The other thing that’s been really amazing to me is just learning all the ways in which we’re the same and all the ways in which all across the country and all across the state of Massachusetts we’re encountering similar things and we care really deeply about similar things. I think just going in with that, really the perspective of I’m a listener and I’m a learner, and let me learn about what’s going on in the country and what these constituents and these stakeholders are really interested in, that would be my number one advice. That’s my number one advice for myself.

There’s often controversy and misinformation in the general public about charter schools. Are there stereotypes you think you’ll have to refute, or messages about charters you’d like to communicate?

The biggest one, and this came out a lot in the Massachusetts [charter cap] debate last year, was just that charters aren’t public schools. I’m so proud to be a public school teacher. I’m so proud to work within the public education system, so that’s one thing that I work really hard to make sure is clear in conversations about charters.

…[The other thing is] charter schools and charter systems look really different all across the country. In Massachusetts we have a really, really strong charter system. One of the things I really want to talk about is the reasons that Massachusetts’s system is so strong.

One of the big reasons it’s so strong is that there’s accountability for our charters. The state of Massachusetts and the state department of ed and board of ed hold charters accountable for making sure that they’re doing really, really good work. That has resulted in really good charters. That has resulted in really good education for kids, so whenever we’re going to talk about charters as a whole, I think we have to talk about accountability as a crucial part of good charters.

What’s been your best moment teaching?

I cannot pick one, so I’m just going to tell you a story from last year. I had this girl in ninth grade, and she is an amazing actress. We were doing a poetry competition where she had to memorize and recite a poem. Everyone in the ninth grade knew she was going to win…. We got to the night of the performance and she becomes a finalist. And then a month later we get to the night of the finals, she gets up there, by this point everyone in the school, not just the ninth-graders, [knows] she’s a shoo-in.

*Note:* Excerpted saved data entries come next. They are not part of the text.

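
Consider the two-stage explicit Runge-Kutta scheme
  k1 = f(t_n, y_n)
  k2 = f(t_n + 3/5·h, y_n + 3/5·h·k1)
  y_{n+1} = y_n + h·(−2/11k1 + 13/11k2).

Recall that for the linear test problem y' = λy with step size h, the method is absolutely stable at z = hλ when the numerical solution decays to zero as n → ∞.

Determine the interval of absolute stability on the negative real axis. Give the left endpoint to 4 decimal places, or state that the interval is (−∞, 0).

With y'=λy (z=hλ):
  k1=λy_n ⇒ h·k1=z·y_n;  k2=λ(1+3/5z)y_n ⇒ h·k2=z(1+3/5z)y_n
  y_{n+1}/y_n = 1 − 2/11z + 13/11z(1+3/5z) = 1 + z + 39/55z²
  Hence R(z) = 1 + z + 39/55z².

Need |R(x)|<1, x<0.
x=-0.52: |R|=0.6717
R=1: x+39/55x²=0 ⇒ x=−55/39=-1.4103; min R=1−1/(4·39/55)=0.6474>−1
Confirm numerically:
  x=-1.321: |R|=0.91639 <1
  x=-1.301: |R|=0.89921 <1
  x=-0.759: |R|=0.64949 <1
  x=-1.838: |R|=1.55748 >1
  x=-1.798: |R|=1.49435 >1
  x=-1.509: |R|=1.10566 >1
Stable set (-1.4103, 0).

z∈(-1.4103,0).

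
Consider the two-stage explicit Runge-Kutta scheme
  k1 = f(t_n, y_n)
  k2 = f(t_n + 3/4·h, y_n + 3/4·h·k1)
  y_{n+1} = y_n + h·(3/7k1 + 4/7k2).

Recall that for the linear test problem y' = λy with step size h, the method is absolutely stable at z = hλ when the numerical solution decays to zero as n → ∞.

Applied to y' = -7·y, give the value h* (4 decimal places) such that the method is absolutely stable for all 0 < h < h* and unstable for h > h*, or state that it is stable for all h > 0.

Test eqn y'=λy, z=hλ:
  k1=λy_n ⇒ h·k1=z·y_n;  k2=λ(1+3/4z)y_n ⇒ h·k2=z(1+3/4z)y_n
  y_{n+1}/y_n = 1 + 3/7z + 4/7z(1+3/4z) = 1 + z + 3/7z²
  Hence R(z) = 1 + z + 3/7z².

Solve |R(x)|<1 on ℝ⁻.
x=-1.51: |R|=0.4672
R=1: x+3/7x²=0 ⇒ x=−7/3=-2.3333; min R=1−1/(4·3/7)=0.4167>−1
Confirm numerically:
  x=-2.152: |R|=0.83276 <1
  x=-1.569: |R|=0.48604 <1
  x=-1.498: |R|=0.46372 <1
  x=-1.116: |R|=0.41777 <1
  x=-2.439: |R|=1.11045 >1
  x=-2.430: |R|=1.10067 >1
Stable set (-2.3333, 0).

(-2.3333,0); λ=-7 ⇒ h* = (7/3)/7 = 0.3333.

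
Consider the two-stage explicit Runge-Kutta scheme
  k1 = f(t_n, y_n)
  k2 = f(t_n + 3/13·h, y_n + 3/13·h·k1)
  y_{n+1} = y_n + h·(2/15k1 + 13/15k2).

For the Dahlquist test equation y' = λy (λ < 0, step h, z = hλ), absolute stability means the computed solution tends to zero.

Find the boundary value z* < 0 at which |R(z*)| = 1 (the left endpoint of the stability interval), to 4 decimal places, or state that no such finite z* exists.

left endpoint -5.0000.

On y'=λy, z=hλ:
  k1=λy_n ⇒ h·k1=z·y_n;  k2=λ(1+3/13z)y_n ⇒ h·k2=z(1+3/13z)y_n
  y_{n+1}/y_n = 1 + 2/15z + 13/15z(1+3/13z) = 1 + z + 1/5z²
  ⇒ R(z) = 1 + z + 1/5z².

Boundary: |R(x)|=1, x<0.
x=-1.36: |R|=0.0099
R=1: x+1/5x²=0 ⇒ x=−5=-5.0000; min R=1−1/(4·1/5)=-0.2500>−1
Confirm numerically:
  x=-3.332: |R|=0.11156 <1
  x=-3.135: |R|=0.16935 <1
  x=-2.880: |R|=0.22112 <1
  x=-5.429: |R|=1.46581 >1
  x=-5.421: |R|=1.45645 >1
Interval (-5.0000, 0).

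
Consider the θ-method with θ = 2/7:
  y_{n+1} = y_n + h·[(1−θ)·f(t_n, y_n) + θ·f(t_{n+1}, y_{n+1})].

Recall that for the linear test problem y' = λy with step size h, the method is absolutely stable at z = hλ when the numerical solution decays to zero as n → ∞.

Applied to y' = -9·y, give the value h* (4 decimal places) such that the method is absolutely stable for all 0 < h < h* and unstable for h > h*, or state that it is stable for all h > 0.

(-4.6667,0); λ=-9 ⇒ h* = (14/3)/9 = 0.5185.

Test eqn y'=λy, z=hλ:
  y_{n+1} = y_n + z·[5/7·y_n + 2/7·y_{n+1}] ⇒ (1 − 2/7z)y_{n+1} = (1 + 5/7z)y_n
  ⇒ R(z) = (1 + 5/7z)/(1 − 2/7z).

Solve |R(x)|<1 on ℝ⁻.
x=-0.95: |R|=0.2528
R=−1: 1+5/7x = −1+2/7x ⇒ -3/7x=2 ⇒ x=2/(-3/7)=-4.6667
Confirm numerically:
  x=-4.589: |R|=0.98560 <1
  x=-2.618: |R|=0.49771 <1
  x=-1.955: |R|=0.25435 <1
  x=-5.097: |R|=1.07508 >1
  x=-5.096: |R|=1.07492 >1
  x=-4.789: |R|=1.02214 >1
So |R|<1 on (-4.6667, 0).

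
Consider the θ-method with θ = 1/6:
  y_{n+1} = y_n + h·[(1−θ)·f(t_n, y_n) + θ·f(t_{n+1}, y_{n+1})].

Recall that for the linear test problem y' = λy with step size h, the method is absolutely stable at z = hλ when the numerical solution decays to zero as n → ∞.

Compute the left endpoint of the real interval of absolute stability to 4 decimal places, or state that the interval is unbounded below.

left endpoint -3.0000.

Test eqn y'=λy, z=hλ:
  y_{n+1} = y_n + z·[5/6·y_n + 1/6·y_{n+1}] ⇒ (1 − 1/6z)y_{n+1} = (1 + 5/6z)y_n
  Hence R(z) = (1 + 5/6z)/(1 − 1/6z).

Boundary: |R(x)|=1, x<0.
x=-1.74: |R|=0.3488
R=−1: 1+5/6x = −1+1/6x ⇒ -2/3x=2 ⇒ x=2/(-2/3)=-3.0000
Confirm numerically:
  x=-2.926: |R|=0.96684 <1
  x=-2.195: |R|=0.60708 <1
  x=-1.630: |R|=0.28178 <1
  x=-3.369: |R|=1.15754 >1
  x=-3.079: |R|=1.03481 >1
  x=-3.027: |R|=1.01196 >1
So |R|<1 on (-3.0000, 0).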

Someone sneezes and she messes up … She didn’t win; she didn’t move on. She declared herself a failure. She had all these reasons why she shouldn’t have won and she didn’t deserve it and it’s terrible.

At the end of the year we always put on a play. So having seen this power that she had, my co-teachers and I made her the title character in the play. Of course at first she was sort of like, “Well, why would you give this to me? I messed everything up. I can’t handle it. I'm gonna mess up.” On the night of our play, she was a star.

She sort of came out and had this real redemption, and I attribute that both to her passion and her talent, but also the way that her fellow classmates sort of rallied around her in the lead-up to the play. They said, you know, “Hey, we know you’re amazing, and how can we help you?” and “Let’s make sure that you know your lines by heart,” and “Let’s make sure that sometimes when you’re rehearsing we do something distracting and let’s see what you can do.” She was able to see, “Oh, this one moment things didn’t go well, but that doesn’t mean I’m a failure, and actually I’m gonna pick myself up and I’m gonna do this other thing.”

Everyone in that audience witnessed this magic of this beautiful performance. That to me is such a great story because I just feel like I fail all the time. We all fail all the time. To be able to see a student fail in that moment and then come back and have such triumph that is like the beauty of this theater work that we do, but also just education.